It goes without saying that the primary purpose for education is learning. Assignments, quizzes, and tests are given to measure one's ability to maintain information, but what about ones ability to form and maintain relationships?
It goes without saying that the primary purpose for education is learning. Assignments, quizzes, and tests are given to measure how much information students have retained throughout the school year. For this reason, one’s ability to regurgitate and recite information is developed from an early age. But what about one’s ability to understand and empathize with others? What about one’s ability to build and successfully maintain numerous relationships? This is where social emotional learning comes in. Social emotional learning is the development of one’s ability to acquire knowledge, skills, and attitudes that impact their ability to manage their emotions, behavior, relationships, and set collective as well as personal goals and achieve them. Social emotional learning strives to assist children in showing empathy and making responsible and caring decisions despite the diversity present in the classroom, such as cultural backgrounds, race, ethnicity, learning abilities, and beliefs. Social emotional learning is powerful and influential as it advances equity and excellence by building and sustaining supportive relationships, creating a sense of purpose and belonging, and developing social skills necessary for successful working with people from all backgrounds.
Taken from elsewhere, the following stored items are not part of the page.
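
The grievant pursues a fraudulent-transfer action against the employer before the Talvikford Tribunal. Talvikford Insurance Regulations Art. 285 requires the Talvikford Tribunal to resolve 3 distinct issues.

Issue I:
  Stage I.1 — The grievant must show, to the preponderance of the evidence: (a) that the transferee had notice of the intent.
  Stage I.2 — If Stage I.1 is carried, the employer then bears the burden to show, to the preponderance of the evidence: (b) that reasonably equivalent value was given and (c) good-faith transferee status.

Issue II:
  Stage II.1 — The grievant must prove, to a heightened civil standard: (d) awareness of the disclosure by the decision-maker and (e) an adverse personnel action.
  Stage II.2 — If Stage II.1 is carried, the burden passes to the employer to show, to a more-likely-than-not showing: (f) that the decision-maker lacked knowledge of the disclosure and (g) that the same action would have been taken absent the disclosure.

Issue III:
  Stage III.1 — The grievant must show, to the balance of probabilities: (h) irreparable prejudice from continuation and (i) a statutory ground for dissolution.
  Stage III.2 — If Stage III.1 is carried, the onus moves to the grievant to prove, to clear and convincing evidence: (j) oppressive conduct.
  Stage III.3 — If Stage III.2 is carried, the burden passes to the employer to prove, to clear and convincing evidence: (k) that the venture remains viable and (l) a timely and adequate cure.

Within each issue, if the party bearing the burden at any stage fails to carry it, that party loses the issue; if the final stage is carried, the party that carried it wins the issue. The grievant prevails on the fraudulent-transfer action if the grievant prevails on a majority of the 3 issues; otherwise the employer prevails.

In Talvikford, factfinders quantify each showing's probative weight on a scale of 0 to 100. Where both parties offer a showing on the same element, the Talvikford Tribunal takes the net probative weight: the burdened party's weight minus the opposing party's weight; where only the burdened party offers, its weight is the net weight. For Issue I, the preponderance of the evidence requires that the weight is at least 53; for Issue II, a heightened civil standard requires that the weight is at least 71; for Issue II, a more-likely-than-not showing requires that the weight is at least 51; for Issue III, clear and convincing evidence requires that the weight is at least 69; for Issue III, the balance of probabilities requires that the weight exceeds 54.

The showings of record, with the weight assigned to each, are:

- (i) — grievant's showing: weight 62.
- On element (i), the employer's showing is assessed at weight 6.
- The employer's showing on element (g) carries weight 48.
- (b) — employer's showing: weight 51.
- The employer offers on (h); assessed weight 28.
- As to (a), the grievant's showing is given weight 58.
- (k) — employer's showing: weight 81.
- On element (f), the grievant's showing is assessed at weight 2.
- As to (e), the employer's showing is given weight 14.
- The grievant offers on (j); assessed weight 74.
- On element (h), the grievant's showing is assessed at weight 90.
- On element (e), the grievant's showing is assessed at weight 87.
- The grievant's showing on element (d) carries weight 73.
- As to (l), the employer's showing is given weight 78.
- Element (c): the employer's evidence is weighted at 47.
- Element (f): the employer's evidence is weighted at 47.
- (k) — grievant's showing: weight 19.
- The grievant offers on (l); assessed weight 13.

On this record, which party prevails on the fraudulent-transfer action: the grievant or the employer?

grievant

— Issue I —
At Stage I.1 the grievant must meet the preponderance of the evidence (weight is at least 53): on (a) the weight is 58, ≥ 53, so (a) meets the standard.
  The grievant carries Stage I.1; the employer now bears the burden.
At Stage I.2 the employer must meet the preponderance of the evidence (weight is at least 53): on (b) the weight is 51, < 53, so (b) does not meet the standard; on (c) the weight is 47, which does not reach 53, so (c) does not meet the standard.
  Not every element is met, so the employer fails to carry Stage I.2.
So the grievant prevails on this issue.
— Issue II —
At Stage II.1 the grievant must meet a heightened civil standard (weight is at least 71): on (d) the weight is 73, ≥ 71, so (d) meets the standard; on (e) the weight is 87 less the opposing 14 gives net 73, ≥ 71, so (e) meets the standard.
  Stage II.1 carried; the burden shifts to the employer.
At Stage II.2 the employer must meet a more-likely-than-not showing (weight is at least 51): on (f) the weight is 47 less the opposing 2 gives net 45, which does not reach 51, so (f) does not meet the standard; on (g) the weight is 48, which does not reach 51, so (g) does not meet the standard.
  The employer does not carry Stage II.2.
The analysis ends at Stage II.2; the grievant prevails on this issue.
— Issue III —
At Stage III.1 the grievant must meet the balance of probabilities (weight exceeds 54): on (h) the weight is 90 less the opposing 28 gives net 62, which does exceed 54, so (h) meets the standard; on (i) the weight is 62 less the opposing 6 gives net 56, which does exceed 54, so (i) meets the standard.
  All elements met. The grievant retains the burden for Stage III.2.
At Stage III.2 the grievant must meet clear and convincing evidence (weight is at least 69): on (j) the weight is 74, which does reach 69, so (j) meets the standard.
  Stage III.2 is satisfied; the onus moves to the employer.
At Stage III.3 the employer must meet clear and convincing evidence (weight is at least 69): on (k) the weight is 81 less the opposing 19 gives net 62, < 69, so (k) does not meet the standard; on (l) the weight is 78 less the opposing 13 gives net 65, < 69, so (l) does not meet the standard.
  The employer does not carry Stage III.3.
The grievant prevails on this issue.
Per-issue: Issue I → grievant; Issue II → grievant; Issue III → grievant. The grievant must prevail on a majority of issues; overall, the grievant prevails.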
Studies have shown that SEL has a positive impact on numerous outcomes, including academic performance, emotional and mental well being, as well as a healthy identity and sense of self.
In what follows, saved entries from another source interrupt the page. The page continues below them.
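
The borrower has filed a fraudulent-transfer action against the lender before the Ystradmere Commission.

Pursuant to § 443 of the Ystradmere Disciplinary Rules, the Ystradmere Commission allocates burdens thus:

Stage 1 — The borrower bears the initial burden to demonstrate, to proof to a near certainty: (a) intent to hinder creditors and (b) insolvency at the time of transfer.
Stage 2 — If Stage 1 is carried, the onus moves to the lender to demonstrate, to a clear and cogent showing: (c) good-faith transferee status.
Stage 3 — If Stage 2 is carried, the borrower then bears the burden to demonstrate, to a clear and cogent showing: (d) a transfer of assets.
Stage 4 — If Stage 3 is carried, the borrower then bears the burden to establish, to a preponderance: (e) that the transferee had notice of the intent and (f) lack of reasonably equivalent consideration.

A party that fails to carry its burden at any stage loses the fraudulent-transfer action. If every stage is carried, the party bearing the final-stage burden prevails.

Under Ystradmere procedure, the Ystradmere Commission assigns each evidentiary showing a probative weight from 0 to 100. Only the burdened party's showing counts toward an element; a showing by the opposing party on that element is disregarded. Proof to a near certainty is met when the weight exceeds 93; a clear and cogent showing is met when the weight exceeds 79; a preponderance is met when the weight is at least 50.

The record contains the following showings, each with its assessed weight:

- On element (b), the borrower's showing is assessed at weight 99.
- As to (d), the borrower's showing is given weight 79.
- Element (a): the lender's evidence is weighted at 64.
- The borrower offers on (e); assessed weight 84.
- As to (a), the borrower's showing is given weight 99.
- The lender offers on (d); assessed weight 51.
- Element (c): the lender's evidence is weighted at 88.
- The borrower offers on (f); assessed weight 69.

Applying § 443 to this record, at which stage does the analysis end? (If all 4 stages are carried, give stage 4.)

stage 3

At Stage 1 the borrower must meet proof to a near certainty (weight exceeds 93): on (a) the weight is 99 (the lender's 64 is given no effect), > 93, so (a) meets the standard; on (b) the weight is 99, which does exceed 93, so (b) meets the standard.
  Stage 1 is satisfied; the onus moves to the lender.
At Stage 2 the lender must meet a clear and cogent showing (weight exceeds 79): on (c) the weight is 88, > 79, so (c) meets the standard.
  The lender carries Stage 2; the borrower now bears the burden.
At Stage 3 the borrower must meet a clear and cogent showing (weight exceeds 79): on (d) the weight is 79 (the lender's 51 is given no effect), which does not exceed 79, so (d) does not meet the standard.
  Stage 3 not carried; the borrower fails its burden.
So the lender prevails.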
Although social emotional learning has such a significant impact on student outcomes, not just within the classroom but also further beyond as well, it only consists of five compenents. These five components are self-awareness, self-management, social awareness, relationship skills, and making responsible decisions. Social emotional learning is not a typical subject covered in class, however it can be developed by integrating numerous components in one's curriculum throughout the school year.
One of the many ways social emotional learning can be integrated in one’s curriculum is acknowledging the emotions of students. This can be done by simply asking students how they are doing and providing context for why they may feel a certain way pertaining to a certain experience. Acknowledgement of student emotions can also take place during group sessions. At the end of day, students can discuss what challenges they’ve faced, how they felt when they encountered such challenges, and how they overcame them. Students can also be given the opportunity to apologize for any mistakes they’ve made and students who have been wronged can be given the opportunity to accept the apologies given.
Another way social emotional learning can be integrated in one’s curriculum is by providing students with opportunities to practice mindfulness. This can be done by starting each with quiet time where students can close their eyes, practice breathing exercises, and think about what they want to learn during the day. During this time, students can also receive affirmations and encouragement to motivate students to reach their full potential and to move forward despite failures experienced. In order to help students practice mindfulness, an area of the classroom can be designated as the reflection room, where students can think about the decisions they’ve made and how they can make better choices in the future.
Lastly, social emotional learning can be integrated in one’s curriculum by celebrating student success. At the end of the day, students can be acknowledged by teachers for being consistent in completing their daily tasks, showing kindness to others, sharing, or helping their classmates. By acknowledging good behavior it is reinforced and encouraged. Furthermore, it develops a culture of showing kindness, being responsible, and looking out for others. When social emotional learning is integrated in curriculums, students achieve higher academic outcomes and interact better with their peers and figures of authority despite their background, interaction skills needed to be successful whenever one goes.